Irvine confident he can rule the flyweight Roost

Brendan Irvine has established himself as one of the top names in the Irish Elite team despite being just 21 years-old
Mandatory Credit ©INPHO/Tommy Dickson Brendan Irvine has established himself as one of the top names in the Irish Elite team despite being just 21 years-old Mandatory Credit ©INPHO/Tommy Dickson
By David Mohan

REACHING the medal podium is the bottom line for Brendan Irvine as the West Belfast man prepares for the start of the World Elite Championships in Hamburg this week.

The St Paul’s flyweight came back from the European Championships with bronze after losing out to England’s Niall Farrell at the semi-final stage and anything less than a last four berth would be a disappointment.

This is the 21 year-old’s second World Championships after his very credible performance in Doha back in 2015 when, boxing at light-flyweight, he reached the last eight before running into eventual winner, Joahnys Argilagos of Cuba.

That experience and his subsequent outing in the Rio Olympics plus European bronze has helped establish the Glencolin man as one of Irish amateur boxing’s leading lights and he intends to cement that reputation by picking up a medal in Germany.

“I’m flying at the minute so I can’t wait to get going,” he said.

“I would get started now if I could.

“In Doha, I was beat by the eventual winner in the quarter-final. Obviously now I’m at a different weight so I hope I can come back with a nice medal.

“That would be the main target for me now – to bring a medal home. If I then get into the medal stages, I worry about the colour then.”

Having got bronze at the Europeans in Kharkiv, Ukraine, his next target was to upgrade the colour, but it wasn’t to be against Farrell.

Disappointment was the overriding emotion after that loss, but Irvine believes he has something of a point to prove should their paths cross again, but regardless who he is drawn to face, the world number 10 is determined to ruffle a few feathers and add a World medal to his growing collection.

“I know myself I could have done better (in the European semi-final),” he admits.

“I was sickened with myself a bit, but I just had to pick myself up and keep driving on for the Worlds.

“This is the biggest competition, so I will be going there with good intentions.

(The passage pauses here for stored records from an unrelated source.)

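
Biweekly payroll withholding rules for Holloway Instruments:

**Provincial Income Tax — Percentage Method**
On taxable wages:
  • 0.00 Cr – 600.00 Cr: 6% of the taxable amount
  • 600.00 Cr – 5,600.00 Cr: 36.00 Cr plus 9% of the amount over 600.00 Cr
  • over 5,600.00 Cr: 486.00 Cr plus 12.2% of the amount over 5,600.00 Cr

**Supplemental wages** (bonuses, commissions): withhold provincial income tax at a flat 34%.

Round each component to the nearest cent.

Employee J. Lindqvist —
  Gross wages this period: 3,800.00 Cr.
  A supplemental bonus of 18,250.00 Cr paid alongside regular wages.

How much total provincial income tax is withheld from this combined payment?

6,529.00 Cr

Provincial Income Tax: taxable = 3,800.00 Cr
  36.00 Cr + 9% × (3,800.00 Cr − 600.00 Cr) = 36.00 Cr + 9% × 3,200.00 Cr = 324.00 Cr
Supplemental (34% flat on bonus): 34% × 18,250.00 Cr = 6,205.00 Cr
Total provincial income tax: 324.00 Cr + 6,205.00 Cr = 6,529.00 Cr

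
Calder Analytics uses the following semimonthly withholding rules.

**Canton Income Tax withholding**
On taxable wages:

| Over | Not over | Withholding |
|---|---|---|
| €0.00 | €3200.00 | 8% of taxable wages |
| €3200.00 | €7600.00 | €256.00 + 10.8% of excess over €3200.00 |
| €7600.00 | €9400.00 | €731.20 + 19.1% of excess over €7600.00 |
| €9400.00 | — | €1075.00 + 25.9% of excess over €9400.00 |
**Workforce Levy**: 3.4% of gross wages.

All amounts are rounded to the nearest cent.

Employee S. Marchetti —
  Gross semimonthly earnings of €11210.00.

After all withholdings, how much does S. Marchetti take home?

Canton Income Tax: taxable = €11210.00
  €1075.00 + 25.9% × (€11210.00 − €9400.00) = €1075.00 + 25.9% × €1810.00 = €1543.79
Workforce Levy: 3.4% × €11210.00 = €381.14
Total withheld: €1543.79 + €381.14 = €1924.93
Net pay: €11210.00 − €1924.93 = €9285.07

€9285.07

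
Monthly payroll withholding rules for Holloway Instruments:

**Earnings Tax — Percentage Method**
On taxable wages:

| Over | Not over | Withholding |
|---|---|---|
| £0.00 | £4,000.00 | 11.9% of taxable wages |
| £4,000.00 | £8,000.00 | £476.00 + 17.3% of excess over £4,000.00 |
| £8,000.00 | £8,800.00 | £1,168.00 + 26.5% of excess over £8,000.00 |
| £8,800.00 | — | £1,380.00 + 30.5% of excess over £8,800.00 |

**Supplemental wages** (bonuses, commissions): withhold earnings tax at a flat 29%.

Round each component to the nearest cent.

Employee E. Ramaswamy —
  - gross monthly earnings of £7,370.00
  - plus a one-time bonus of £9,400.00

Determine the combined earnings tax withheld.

£3,785.01

Earnings Tax: taxable = £7,370.00
  £476.00 + 17.3% × (£7,370.00 − £4,000.00) = £476.00 + 17.3% × £3,370.00 = £1,059.01
Supplemental (29% flat on bonus): 29% × £9,400.00 = £2,726.00
Total earnings tax: £1,059.01 + £2,726.00 = £3,785.01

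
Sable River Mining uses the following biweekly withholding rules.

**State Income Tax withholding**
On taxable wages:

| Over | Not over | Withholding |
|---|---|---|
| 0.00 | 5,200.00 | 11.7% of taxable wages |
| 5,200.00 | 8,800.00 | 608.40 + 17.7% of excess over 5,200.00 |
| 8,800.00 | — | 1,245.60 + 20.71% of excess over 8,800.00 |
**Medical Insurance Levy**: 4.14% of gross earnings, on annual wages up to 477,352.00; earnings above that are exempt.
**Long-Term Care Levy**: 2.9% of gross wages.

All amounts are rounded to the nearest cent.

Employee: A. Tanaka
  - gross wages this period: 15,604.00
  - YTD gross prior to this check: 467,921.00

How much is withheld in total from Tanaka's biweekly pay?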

I will be trying to bring back a medal because it’s one of a few I haven’t got yet in my career.

“I have got the two European medals, so now I have a chance to get one at the Worlds and that’s what I’m aiming for.”

It will not be an easy task with the cream of world boxing travelling to Hamburg with similar ambitions and he acknowledges he faces a tough path to the podium.

“You always need a bit of luck on your side,” he continued.

“You can’t ask for an easy draw, just take what you get and hope for the best. You would be happy enough to fight anyone at this stage because there are no mugs in the World Championships. Everyone has qualified to get there, so it’s going to be as tough as it comes.”

Irvine was a newcomer to senior, elite boxing back in Doha.

Ireland went into that competition having never won gold at the World Championships, but that was rectified by Michael Conlan who blazed a trail and proved his credentials as the world’s best.

The psychological boost of that result has not been lost on the current amateur team with Irvine saying they take confidence from the fact that world champion status is attainable.

“That gives us a lift,” he agreed.

“I was there when he went and did it so it was even better to be there and see that moment. For years and years, we never had a World gold, but then he went and did it. He set the standard for us so hopefully I can go on and join him.”

An experienced member of the Irish team given his recent experiences, Irvine could be forgiven for feeling the heat, but relaxed as always, the St Paul’s man is taking it all in his stride and says he is looking forward to performing when the opening bell sounds for the flyweight competition on Saturday.

“No pressure at all. You only put pressure on yourself,” he insists.

“I’m relaxed and confident, not worried about anything. I just go with the flow and enjoy it. That’s the best thing to do.”